Is it Rime Ice or Hoar Frost?
Thanks to a combination of freezing fog and excess moisture in the atmosphere last weekend many Wisconsinites were treated to a picturesque winter wonderland.
While the dazzling display of crystalline beauty was due to the freezing fog, many assumed the frosty display was hoar frost. However, the tree branches, pine needles, and dried fall foliage flocked with spiky crystals were actually covered with rime ice.
According to DTN meteorologists, rime ice forms when supercooled droplets freeze and attach onto an exposed surface. In order for the droplets to form into ice.
When supercooled droplets from fog freeze and attach onto an exposed surface, you get rime ice. All objects impacted need to be at 32°F or below causing the liquid to freeze instantly.
Rime ice can be classified as either hard or soft and will generally depend on the wind strength. Hard rime ice is very dense and trees appear to be flocked with the crystals. This occurs due to freezing fog when wind speeds are high, and temperatures range between 17-28°F.
DTN meteorologists point out that soft rime is a bit more delicate. On closer inspection you will notice individual crystal spikes. This usually happens when winds are calmer during a freezing fog.
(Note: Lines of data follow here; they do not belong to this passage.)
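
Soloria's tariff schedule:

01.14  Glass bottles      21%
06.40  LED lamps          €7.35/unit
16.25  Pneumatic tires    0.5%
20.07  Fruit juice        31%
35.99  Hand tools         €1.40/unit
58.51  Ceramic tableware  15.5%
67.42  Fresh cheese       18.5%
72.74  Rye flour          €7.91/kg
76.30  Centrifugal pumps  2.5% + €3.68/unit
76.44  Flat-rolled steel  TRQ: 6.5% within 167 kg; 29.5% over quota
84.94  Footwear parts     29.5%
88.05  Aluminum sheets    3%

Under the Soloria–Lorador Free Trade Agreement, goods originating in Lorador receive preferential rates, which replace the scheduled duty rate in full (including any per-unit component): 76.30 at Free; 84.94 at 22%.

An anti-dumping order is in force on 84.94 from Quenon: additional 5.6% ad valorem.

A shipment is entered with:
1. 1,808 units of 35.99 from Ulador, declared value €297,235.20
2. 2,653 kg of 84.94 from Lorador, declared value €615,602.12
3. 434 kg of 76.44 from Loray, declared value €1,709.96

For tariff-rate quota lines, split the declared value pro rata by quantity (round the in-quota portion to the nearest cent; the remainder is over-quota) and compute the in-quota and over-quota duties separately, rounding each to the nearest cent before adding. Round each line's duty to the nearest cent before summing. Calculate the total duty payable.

€138,316.77

Line 1 (35.99, Ulador, 1,808 units, €297,235.20):
Base rate for 35.99 is €1.40/unit.
Duty = 1,808 × €1.40 = €2,531.20.
Line 2 (84.94, Lorador, 2,653 kg, €615,602.12):
Base rate for 84.94 is 29.5%.
Origin Lorador qualifies under the Soloria–Lorador agreement and 84.94 is covered: preferential rate 22% applies instead.
The additional-duty order on 84.94 targets Quenon, not Lorador; it does not apply.
Duty = €615,602.12 × 22% = €135,432.47.
Line 3 (76.44, Loray, 434 kg, €1,709.96):
Code 76.44 is under a tariff-rate quota (threshold 167 kg). In-quota: 167 kg at 6.5%; over-quota: 267 kg at 29.5%.
Pro-rata value split: in-quota = €1,709.96 × 167/434 = €657.98; over-quota = €1,709.96 − €657.98 = €1,051.98.
In-quota duty = €657.98 × 6.5% = €42.77. Over-quota duty = €1,051.98 × 29.5% = €310.33.
Line duty = €42.77 + €310.33 = €353.10.
Total = €2,531.20 + €135,432.47 + €353.10 = €138,316.77.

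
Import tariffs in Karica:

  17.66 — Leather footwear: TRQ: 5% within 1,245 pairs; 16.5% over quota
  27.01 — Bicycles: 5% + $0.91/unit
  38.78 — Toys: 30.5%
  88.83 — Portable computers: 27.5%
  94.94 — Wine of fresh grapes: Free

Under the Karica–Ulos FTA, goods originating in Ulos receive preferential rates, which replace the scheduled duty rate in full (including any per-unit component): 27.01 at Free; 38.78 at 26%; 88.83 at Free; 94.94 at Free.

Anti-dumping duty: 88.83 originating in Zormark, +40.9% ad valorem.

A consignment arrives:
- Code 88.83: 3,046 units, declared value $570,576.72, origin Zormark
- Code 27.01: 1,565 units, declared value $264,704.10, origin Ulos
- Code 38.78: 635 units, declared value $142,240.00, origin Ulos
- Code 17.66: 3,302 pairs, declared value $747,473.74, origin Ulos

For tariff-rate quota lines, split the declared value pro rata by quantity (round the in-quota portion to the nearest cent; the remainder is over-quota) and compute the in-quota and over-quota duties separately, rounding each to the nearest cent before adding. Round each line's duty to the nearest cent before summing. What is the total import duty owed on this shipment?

$518,179.52

Line 1 (88.83, Zormark, 3,046 units, $570,576.72):
Base rate for 88.83 is 27.5%.
88.83 has an FTA preferential rate, but origin Zormark is not Ulos; base rate stands.
Additional duty on 88.83 from Zormark: +40.9%. Applied ad valorem rate: 27.5% + 40.9% = 68.4%.
Duty = $570,576.72 × 68.4% = $390,274.48.
Line 2 (27.01, Ulos, 1,565 units, $264,704.10):
Base rate for 27.01 is 5% + $0.91/unit.
Origin Ulos qualifies under the Karica–Ulos agreement and 27.01 is covered: preferential rate Free applies instead.
Duty = $264,704.10 × 0% = $0.00.
Line 3 (38.78, Ulos, 635 units, $142,240.00):
Base rate for 38.78 is 30.5%.
Origin Ulos qualifies under the Karica–Ulos agreement and 38.78 is covered: preferential rate 26% applies instead.
Duty = $142,240.00 × 26% = $36,982.40.
Line 4 (17.66, Ulos, 3,302 pairs, $747,473.74):
Code 17.66 is under a tariff-rate quota (threshold 1,245 pairs). In-quota: 1,245 pairs at 5%; over-quota: 2,057 pairs at 16.5%.
Pro-rata value split: in-quota = $747,473.74 × 1,245/3,302 = $281,830.65; over-quota = $747,473.74 − $281,830.65 = $465,643.09.
In-quota duty = $281,830.65 × 5% = $14,091.53. Over-quota duty = $465,643.09 × 16.5% = $76,831.11.
Line duty = $14,091.53 + $76,831.11 = $90,922.64.
Total = $390,274.48 + $0.00 + $36,982.40 + $90,922.64 = $518,179.52.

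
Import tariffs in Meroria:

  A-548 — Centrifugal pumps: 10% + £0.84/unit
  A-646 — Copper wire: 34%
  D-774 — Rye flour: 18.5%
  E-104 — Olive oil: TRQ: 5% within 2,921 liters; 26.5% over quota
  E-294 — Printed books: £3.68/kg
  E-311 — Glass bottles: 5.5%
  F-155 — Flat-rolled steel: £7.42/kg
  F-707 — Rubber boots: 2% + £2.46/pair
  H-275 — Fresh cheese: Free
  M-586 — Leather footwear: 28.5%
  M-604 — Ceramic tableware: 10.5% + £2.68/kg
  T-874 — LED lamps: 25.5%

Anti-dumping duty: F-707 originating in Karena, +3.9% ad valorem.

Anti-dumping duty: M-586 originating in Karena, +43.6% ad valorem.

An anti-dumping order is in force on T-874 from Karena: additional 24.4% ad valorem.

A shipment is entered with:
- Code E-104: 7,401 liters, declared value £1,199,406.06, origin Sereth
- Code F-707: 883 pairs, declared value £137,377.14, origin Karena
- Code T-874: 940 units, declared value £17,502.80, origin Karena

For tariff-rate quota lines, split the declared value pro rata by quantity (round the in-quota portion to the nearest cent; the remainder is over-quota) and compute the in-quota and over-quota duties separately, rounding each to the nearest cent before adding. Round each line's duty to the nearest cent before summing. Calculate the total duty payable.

Line 1 (E-104, Sereth, 7,401 liters, £1,199,406.06):
Code E-104 is under a tariff-rate quota (threshold 2,921 liters). In-quota: 2,921 liters at 5%; over-quota: 4,480 liters at 26.5%.
Pro-rata value split: in-quota = £1,199,406.06 × 2,921/7,401 = £473,377.26; over-quota = £1,199,406.06 − £473,377.26 = £726,028.80.
In-quota duty = £473,377.26 × 5% = £23,668.86. Over-quota duty = £726,028.80 × 26.5% = £192,397.63.
Line duty = £23,668.86 + £192,397.63 = £216,066.49.
Line 2 (F-707, Karena, 883 pairs, £137,377.14):
Base rate for F-707 is 2% + £2.46/pair.
Additional duty on F-707 from Karena: +3.9%. Applied ad valorem rate: 2% + 3.9% = 5.9%.
Duty = £137,377.14 × 5.9% + 883 × £2.46 = £10,277.43.
Line 3 (T-874, Karena, 940 units, £17,502.80):
Base rate for T-874 is 25.5%.
Additional duty on T-874 from Karena: +24.4%. Applied ad valorem rate: 25.5% + 24.4% = 49.9%.
Duty = £17,502.80 × 49.9% = £8,733.90.
Total = £216,066.49 + £10,277.43 + £8,733.90 = £235,077.82.

£235,077.82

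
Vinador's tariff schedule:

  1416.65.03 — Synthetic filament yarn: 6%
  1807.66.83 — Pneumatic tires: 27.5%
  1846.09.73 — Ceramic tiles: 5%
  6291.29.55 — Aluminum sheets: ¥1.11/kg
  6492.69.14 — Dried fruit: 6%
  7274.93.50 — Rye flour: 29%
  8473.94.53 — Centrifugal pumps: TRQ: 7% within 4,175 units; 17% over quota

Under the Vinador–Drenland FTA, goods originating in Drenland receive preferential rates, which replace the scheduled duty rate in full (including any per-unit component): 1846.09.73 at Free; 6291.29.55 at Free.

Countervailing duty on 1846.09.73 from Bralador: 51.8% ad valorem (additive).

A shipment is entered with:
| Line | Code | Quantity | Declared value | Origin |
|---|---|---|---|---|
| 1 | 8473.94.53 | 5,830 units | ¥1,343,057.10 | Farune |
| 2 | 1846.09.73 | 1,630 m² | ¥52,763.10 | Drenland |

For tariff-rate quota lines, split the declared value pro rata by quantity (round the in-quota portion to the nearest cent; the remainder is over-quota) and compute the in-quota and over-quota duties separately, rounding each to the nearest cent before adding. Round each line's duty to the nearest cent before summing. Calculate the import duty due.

¥132,140.23

Line 1 (8473.94.53, Farune, 5,830 units, ¥1,343,057.10):
Code 8473.94.53 is under a tariff-rate quota (threshold 4,175 units). In-quota: 4,175 units at 7%; over-quota: 1,655 units at 17%.
Pro-rata value split: in-quota = ¥1,343,057.10 × 4,175/5,830 = ¥961,794.75; over-quota = ¥1,343,057.10 − ¥961,794.75 = ¥381,262.35.
In-quota duty = ¥961,794.75 × 7% = ¥67,325.63. Over-quota duty = ¥381,262.35 × 17% = ¥64,814.60.
Line duty = ¥67,325.63 + ¥64,814.60 = ¥132,140.23.
Line 2 (1846.09.73, Drenland, 1,630 m², ¥52,763.10):
Base rate for 1846.09.73 is 5%.
Origin Drenland qualifies under the Vinador–Drenland agreement and 1846.09.73 is covered: preferential rate Free applies instead.
The additional-duty order on 1846.09.73 targets Bralador, not Drenland; it does not apply.
Duty = ¥52,763.10 × 0% = ¥0.00.
Total = ¥132,140.23 + ¥0.00 = ¥132,140.23.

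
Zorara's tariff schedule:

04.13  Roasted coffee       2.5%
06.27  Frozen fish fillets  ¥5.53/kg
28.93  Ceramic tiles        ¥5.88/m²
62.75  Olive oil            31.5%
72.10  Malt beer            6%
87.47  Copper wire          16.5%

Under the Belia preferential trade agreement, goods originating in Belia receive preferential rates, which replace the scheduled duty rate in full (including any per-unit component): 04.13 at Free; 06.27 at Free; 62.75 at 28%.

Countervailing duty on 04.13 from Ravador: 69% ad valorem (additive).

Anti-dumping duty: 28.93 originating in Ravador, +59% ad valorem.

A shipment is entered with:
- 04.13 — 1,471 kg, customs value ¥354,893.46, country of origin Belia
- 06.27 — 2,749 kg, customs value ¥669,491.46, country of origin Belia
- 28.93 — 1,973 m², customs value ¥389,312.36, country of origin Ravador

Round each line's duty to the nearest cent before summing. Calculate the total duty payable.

¥241,295.53

Line 1 (04.13, Belia, 1,471 kg, ¥354,893.46):
Base rate for 04.13 is 2.5%.
Origin Belia qualifies under the Zorara–Belia agreement and 04.13 is covered: preferential rate Free applies instead.
The additional-duty order on 04.13 targets Ravador, not Belia; it does not apply.
Duty = ¥354,893.46 × 0% = ¥0.00.
Line 2 (06.27, Belia, 2,749 kg, ¥669,491.46):
Base rate for 06.27 is ¥5.53/kg.
Origin Belia qualifies under the Zorara–Belia agreement and 06.27 is covered: preferential rate Free applies instead.
Duty = ¥669,491.46 × 0% = ¥0.00.
Line 3 (28.93, Ravador, 1,973 m², ¥389,312.36):
Base rate for 28.93 is ¥5.88/m².
Additional duty on 28.93 from Ravador: +59% ad valorem. Applied ad valorem rate = 59%.
Duty = ¥389,312.36 × 59% + 1,973 × ¥5.88 = ¥241,295.53.
Total = ¥0.00 + ¥0.00 + ¥241,295.53 = ¥241,295.53.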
The crystals of rime ice typically build up on the windward side of objects, building a somewhat spongy, porous layer of heavy ice.
According to the National Weather Service, hoar frost is defined as a "deposit of interlocking crystals formed by direct sublimation on objects, usually those of small diameter freely exposed to air, such as tree branches, plants, wires, poles, etc."
The development of hoar frost typically occurs on relatively clear nights when air with a dewpoint below 32° is brought to saturation by cooling. Hoar frost also needs calm air that allows those complex lacy deposits of crystals to form.
In other words, the moisture in the air skips the droplet stage and goes straight to crystallizing, similar to dew but when temperatures are below freezing.
Hoar frost derives from the old English word “hoary,” meaning getting on in age. With this thought in mind, many trees, especially evergreens did present a "hair-like" appearance resembling white, feathery beards. Unfortunately warmer weather and rising winds caused the trees, powerlines and other objects to lose their wintry finery by mid-afternoon.
It's also interesting that hoar frost is mentioned several times in weather folklore. According to the Old Farmer’s Almanac hoar frost on May 1st indicates that a good harvest is forthcoming. Another saying associated with hoar frost is that rain will be in the forecast six month following a morning of hoar frost.
Despite the differences between the two weather phenomena, it was a boon to winter weary souls.